Daqui a algumas décadas, quando se voltar os olhos para esse fim de ciclo financista, o escândalo que armaram com a decisão do Copom (Comitê de Política Monetária) de baixar em meio ponto a taxa Selic será um dos pontos centrais do anedotário malicioso nacional. O país tem disparado a mais alta taxa de juros do planeta – 12,5% ao ano. O Copom decidiu reduzi-la em meio (0,5!) ponto. Permaneceu uma taxa imensa, de 12% ao ano, contra praticamente zero dos Bancos Centrais de países avançados.

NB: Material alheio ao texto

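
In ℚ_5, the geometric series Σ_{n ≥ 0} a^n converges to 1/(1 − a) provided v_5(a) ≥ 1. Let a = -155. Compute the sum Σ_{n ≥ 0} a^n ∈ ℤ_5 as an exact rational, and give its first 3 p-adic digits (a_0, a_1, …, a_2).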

e o mundo iria acabar. O estardalhaço foi inacreditável. Economistas ouvidos meia hora depois já ensaiavam o muro das lamentações, sustentando que a decisão marcava o fim da autonomia do Banco Central. Comentaristas que dias atrás admitiam que o câmbio estava excessivamente apreciado, e que os juros poderiam ser baixados, de repente revisaram suas opiniões e dispararam a metralhadora vesga contra a decisão.
E todos absolutamente incapazes de traçar correlação mais sofisticadas sobre os efeitos da crise internacional na economia brasileira – inclusive para rebater os argumentos do BC.
Depois de anos e anos de cantilena mercadista, depois do fracasso mundial do modelo de desregulamentação do mercado, das reações universais contra essa visão estreita de mercado, depois dos inúmeros levantamentos sobre a forma de atuação do lobby financeiro, o mise-en-scène desses atores serve apenas como material didático, para comprovar como a economia – pelo menos na discussão pública – é apenas uma ferramenta visando legitimar interesses de grupos específicos, através de um linguajar pretensamente técnico.
Quando se critica essa visão financista, não se pense no sistema bancário, os fundos de investimento em geral. Trata-se de um segmento restrito de rentistas que só sabem viver das benesses dos juros altos e do câmbio baixo.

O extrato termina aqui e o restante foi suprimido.